Linda S. Reece v. Findlay Industries, Inc. and Harold Edward Tigue, Jr. v.Tokio Marine & Fire Insurance Company

                   IN THE SUPREME COURT OF TENNESSEE
                              AT NASHVILLE
                                      June 5, 2002 Session

                LINDA S. REECE v. FINDLAY INDUSTRIES, INC.

                     Appeal from the Chancery Court for Warren County
                       No. 7277    Charles D. Haston, Sr., Chancellor



                    No. M2001-01366-SC-R3-CV - Filed September 3, 2002


                                                AND

         HAROLD EDWARD TIGUE, JR. v. TOKIO MARINE & FIRE
                  INSURANCE COMPANY, ET AL.
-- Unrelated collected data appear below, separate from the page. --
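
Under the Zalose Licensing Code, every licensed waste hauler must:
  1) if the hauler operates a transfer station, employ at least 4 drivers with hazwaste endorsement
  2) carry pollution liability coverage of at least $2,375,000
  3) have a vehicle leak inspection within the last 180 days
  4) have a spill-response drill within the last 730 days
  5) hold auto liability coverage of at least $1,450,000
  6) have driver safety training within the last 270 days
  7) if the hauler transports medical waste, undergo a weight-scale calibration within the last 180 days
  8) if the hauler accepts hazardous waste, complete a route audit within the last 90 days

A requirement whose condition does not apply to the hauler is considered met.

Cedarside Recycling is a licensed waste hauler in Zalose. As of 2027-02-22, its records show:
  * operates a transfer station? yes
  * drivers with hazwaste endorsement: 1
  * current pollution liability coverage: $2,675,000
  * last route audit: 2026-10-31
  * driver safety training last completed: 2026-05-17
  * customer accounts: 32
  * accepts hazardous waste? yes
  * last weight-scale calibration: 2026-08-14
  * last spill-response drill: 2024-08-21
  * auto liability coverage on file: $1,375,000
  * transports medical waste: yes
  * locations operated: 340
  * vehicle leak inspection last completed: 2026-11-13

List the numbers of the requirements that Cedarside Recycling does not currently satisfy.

1, 4, 5, 6, 7, 8

1. condition 'operates a transfer station' holds; drivers with hazwaste endorsement 1 < 4 → not met
2. pollution liability coverage $2,675,000 ≥ $2,375,000 → met
3. vehicle leak inspection 101 days ago vs limit 180 → met
4. spill-response drill 915 days ago vs limit 730 → not met
5. auto liability coverage $1,375,000 < $1,450,000 → not met
6. driver safety training 281 days ago vs limit 270 → not met
7. condition 'transports medical waste' holds; weight-scale calibration 192 days ago vs limit 180 → not met
8. condition 'accepts hazardous waste' holds; route audit 114 days ago vs limit 90 → not met
Not met: 1, 4, 5, 6, 7, 8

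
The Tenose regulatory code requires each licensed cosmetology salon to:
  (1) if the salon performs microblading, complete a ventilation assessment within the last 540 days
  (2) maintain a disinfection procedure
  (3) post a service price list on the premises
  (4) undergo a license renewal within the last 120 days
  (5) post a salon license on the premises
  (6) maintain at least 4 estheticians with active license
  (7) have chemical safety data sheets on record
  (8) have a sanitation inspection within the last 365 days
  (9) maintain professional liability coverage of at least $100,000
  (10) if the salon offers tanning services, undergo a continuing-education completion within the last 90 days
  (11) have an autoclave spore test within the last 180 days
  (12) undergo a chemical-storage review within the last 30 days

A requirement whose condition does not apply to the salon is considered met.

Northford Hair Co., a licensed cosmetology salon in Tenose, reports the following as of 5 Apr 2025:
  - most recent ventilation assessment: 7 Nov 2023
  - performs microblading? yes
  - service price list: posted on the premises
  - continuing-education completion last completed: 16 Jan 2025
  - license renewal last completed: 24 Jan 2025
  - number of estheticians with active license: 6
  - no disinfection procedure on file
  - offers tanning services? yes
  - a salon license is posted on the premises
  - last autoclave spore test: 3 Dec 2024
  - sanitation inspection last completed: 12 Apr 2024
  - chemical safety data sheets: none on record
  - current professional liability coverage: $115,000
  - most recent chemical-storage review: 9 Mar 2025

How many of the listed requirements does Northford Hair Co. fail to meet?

2

1. condition 'performs microblading' holds; ventilation assessment 515 days ago vs limit 540 → met
2. disinfection procedure absent → not met
3. service price list present → met
4. license renewal 71 days ago vs limit 120 → met
5. salon license present → met
6. estheticians with active license 6 ≥ 4 → met
7. chemical safety data sheets absent → not met
8. sanitation inspection 358 days ago vs limit 365 → met
9. professional liability coverage $115,000 ≥ $100,000 → met
10. condition 'offers tanning services' holds; continuing-education completion 79 days ago vs limit 90 → met
11. autoclave spore test 123 days ago vs limit 180 → met
12. chemical-storage review 27 days ago vs limit 30 → met
Not met: 2 of 12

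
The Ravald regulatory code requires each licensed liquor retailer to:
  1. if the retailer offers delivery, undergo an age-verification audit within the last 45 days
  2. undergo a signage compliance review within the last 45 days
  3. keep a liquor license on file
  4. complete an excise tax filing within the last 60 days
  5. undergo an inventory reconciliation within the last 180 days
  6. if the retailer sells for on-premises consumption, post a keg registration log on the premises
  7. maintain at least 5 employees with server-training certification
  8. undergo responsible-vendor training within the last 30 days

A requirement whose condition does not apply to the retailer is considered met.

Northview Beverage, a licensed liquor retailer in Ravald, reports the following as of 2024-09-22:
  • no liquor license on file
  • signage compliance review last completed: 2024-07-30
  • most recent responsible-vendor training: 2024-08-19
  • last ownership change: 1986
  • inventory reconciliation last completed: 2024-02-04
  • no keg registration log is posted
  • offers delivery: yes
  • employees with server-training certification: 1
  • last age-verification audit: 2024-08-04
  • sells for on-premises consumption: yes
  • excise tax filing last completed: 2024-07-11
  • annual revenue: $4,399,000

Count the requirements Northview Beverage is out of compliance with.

8

1. condition 'offers delivery' holds; age-verification audit 49 days ago vs limit 45 → not met
2. signage compliance review 54 days ago vs limit 45 → not met
3. liquor license absent → not met
4. excise tax filing 73 days ago vs limit 60 → not met
5. inventory reconciliation 231 days ago vs limit 180 → not met
6. condition 'sells for on-premises consumption' holds; keg registration log absent → not met
7. employees with server-training certification 1 < 5 → not met
8. responsible-vendor training 34 days ago vs limit 30 → not met
Not met: 8 of 8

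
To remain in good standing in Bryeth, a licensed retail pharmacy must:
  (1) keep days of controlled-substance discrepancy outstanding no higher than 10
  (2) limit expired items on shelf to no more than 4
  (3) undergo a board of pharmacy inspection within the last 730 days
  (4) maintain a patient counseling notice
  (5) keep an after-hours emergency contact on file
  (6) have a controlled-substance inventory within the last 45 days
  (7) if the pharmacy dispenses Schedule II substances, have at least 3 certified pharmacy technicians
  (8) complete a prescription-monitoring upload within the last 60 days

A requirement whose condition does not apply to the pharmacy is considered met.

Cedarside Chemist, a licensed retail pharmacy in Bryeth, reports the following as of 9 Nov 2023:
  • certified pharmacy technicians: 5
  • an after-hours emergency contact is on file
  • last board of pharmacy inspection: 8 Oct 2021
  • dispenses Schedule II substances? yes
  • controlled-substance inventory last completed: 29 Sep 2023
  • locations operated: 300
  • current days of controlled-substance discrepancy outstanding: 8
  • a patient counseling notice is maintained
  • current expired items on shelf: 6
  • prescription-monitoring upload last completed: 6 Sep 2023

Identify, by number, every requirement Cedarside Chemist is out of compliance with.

2, 3, 8

1. days of controlled-substance discrepancy outstanding 8 ≤ 10 → met
2. expired items on shelf 6 > 4 → not met
3. board of pharmacy inspection 762 days ago vs limit 730 → not met
4. patient counseling notice present → met
5. after-hours emergency contact present → met
6. controlled-substance inventory 41 days ago vs limit 45 → met
7. condition 'dispenses Schedule II substances' holds; certified pharmacy technicians 5 ≥ 3 → met
8. prescription-monitoring upload 64 days ago vs limit 60 → not met
Not met: 2, 3, 8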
                     Appeal from the Chancery Court for Warren County
                       No. 7157    Charles D. Haston, Sr., Chancellor



                    No. M2001-01368-SC-R3-CV - Filed September 3, 2002



We granted this appeal to determine the propriety of the trial judge’s actions in the adjudication of
these workers’ compensation cases. We hold that the trial judge failed to perform all the duties of
the judge’s office prescribed by law in these consolidated cases by improperly delegating his
authority to the clerk and master to adjudicate the cases. Accordingly, the judgments of the trial
court are reversed, and the cases are remanded to the trial court for proceedings consistent with this
opinion.

      Tenn. R. App. P. 3 Appeal as of Right; Judgments of the Trial Court Reversed;
                                     Cases Remanded

JANICE M. HOLDER, J., delivered the opinion of the court, in which FRANK F. DROWOTA , III, C.J.,
and E. RILEY ANDERSON, ADOLPHO A. BIRCH, JR., and WILLIAM M. BARKER, JJ, joined.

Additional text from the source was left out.